By January 17, residents of Baku flocked into the streets, began marching and chanting slogans against the Soviet rulers in Moscow and the Central Committee of Soviet Azerbaijan.
Two days later, General Secretary of the Soviet Communist Party Mikhail Gorbachev and Defense Minister Dmitry Yazov imposed martial law, saying it was necessary to thwart independence movement of Azerbaijanis. Soviet tanks rolled into Baku, all before a state of emergency was declared. In pre-emergency circumstances, the Soviet soldiers killed around 100 innocent residents of Baku.
By midnight on January 20, an emergency situation was announced and a curfew was imposed. Soviet forces had killed more than 20 Azerbaijanis during the curfew hours and by morning. Unrest also rocked the cities of Neftchala and Lankaran in the south, where eight people fell victim to Soviet bullets on January 25 and 26.
“They [soldiers] were firing at anyone and anywhere along their way,” recalled Mehdisoy. “A light in the window of a house was enough for it to be fired at by machine guns. It became almost impossible to escape a bullet shot wherever a large numbers of soldiers gathered together, especially in the city center.”

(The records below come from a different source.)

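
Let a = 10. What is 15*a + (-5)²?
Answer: 175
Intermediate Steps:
15*a + (-5)² = 15*10 + (-5)² = 150 + 25 = 175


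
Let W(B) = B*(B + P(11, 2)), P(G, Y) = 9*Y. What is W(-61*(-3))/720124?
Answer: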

In addition to the death toll and number injured, over 840 people were arrested, 200 houses and apartments were destroyed; and 80 cars, including ambulances, were annihilated by Soviet tracer ammunition and tanks.
Despite the horrors, Azerbaijanis see a silver lining around the cloud of Black January. The date also symbolizes the heroism of the Azerbaijani nation. Many believe the resistance to Soviet authority had laid the foundation for the modern country’s independence from the collapsed Soviet Union a year later, in 1991. Millions of people visit the Alley of Martyrs, a cemetery in which the victims of the January 20 events are buried, on this day every year to honor the memories of what are considered the founders of independence.
“There were similar confrontations in Baltic states and Georgia; however, the events in Azerbaijan were larger and more brutal in comparison to others,” Ikram Aghasiyev, a historian at the Azerbaijan National Academy of Sciences told Caspian News.
“The goal was to intimidate other nations under the decaying Soviet rule. Moscow tried to deliver a message to others that if they uprise too, they will face the same ruthless crackdown,” Aghasiyev said.
“Our people won the fight. So, January 20 events should not be recalled as a tragedy anymore today. This is a page of heroism in our history. People’s bare-handed resistance against armed soldiers and tanks is a real proof of valor.”